Half.com. I used to use dealoz.com, which is a site that searches for the cheapest price until I realized that half.com was always the cheapest. Used to use chegg.com also to rent em for cheap, but half.com has them cheaper most of the time, and you keep the book.
Good deal, I'm planning to resell them for a quarter of the price or even give it away to the next student. So they can avoid the local college bookstore used prices . Since my employer will reimburse me for up to 4k a year.
i'm sure, down the road, all textbooks will be available for e-readers. helluva lot better than lugging books all over campus.
I used to buy the international versions of my college textbooks from www.abebooks.com. They are usually only in black and white, soft cover, and made from cheap paper, but they were exact copies. They were also half the price.

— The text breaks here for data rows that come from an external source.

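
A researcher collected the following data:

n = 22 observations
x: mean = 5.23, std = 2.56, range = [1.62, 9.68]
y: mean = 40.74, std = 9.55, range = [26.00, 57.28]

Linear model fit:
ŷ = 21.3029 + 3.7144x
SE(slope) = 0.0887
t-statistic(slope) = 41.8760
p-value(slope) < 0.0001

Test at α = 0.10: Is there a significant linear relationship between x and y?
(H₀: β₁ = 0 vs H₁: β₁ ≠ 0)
p-value < 0.0001 < α = 0.10, so we reject H₀. The relationship is significant.

Hypothesis test for the slope coefficient:

H₀: β₁ = 0 (no linear relationship)
H₁: β₁ ≠ 0 (linear relationship exists)

Test statistic: t = β̂₁ / SE(β̂₁) = 3.7144 / 0.0887 = 41.8760

p < 0.0001: how often a slope estimate this far from 0 (in SE units) would arise by chance if β₁ were truly 0.

Decision rule: reject H₀ if p-value < α.
p-value < 0.0001 < α = 0.10 → reject H₀.

Conclusion: the linear association between x and y is significant at the 10% level.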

I remember I used to buy them through Barnes and Noble USED and then through Amazon USED. I saved a ton of money for myself and for Mrs. SwoLy during our college years. I used to try the local Half Price Books but now I don't need to. They had some, but not all. The new ones weren't there... they usually had old used ones. That would work if the new ones were on PDF and if you could take the PDF with you to class.
I got mine from here last semester: http://www.bookrenter.com/ You're just renting the book, not buying them, so it's much cheaper. The process is simple and I'd use them again.
How does Amazon know you're a College student to give you free prime? Just finished my free subscription and it was great; I don't want to drop 80 bones though.
This is true, as long as it is an actual digital copy and not a scanned copy. CourseSmart has a huge selection of these.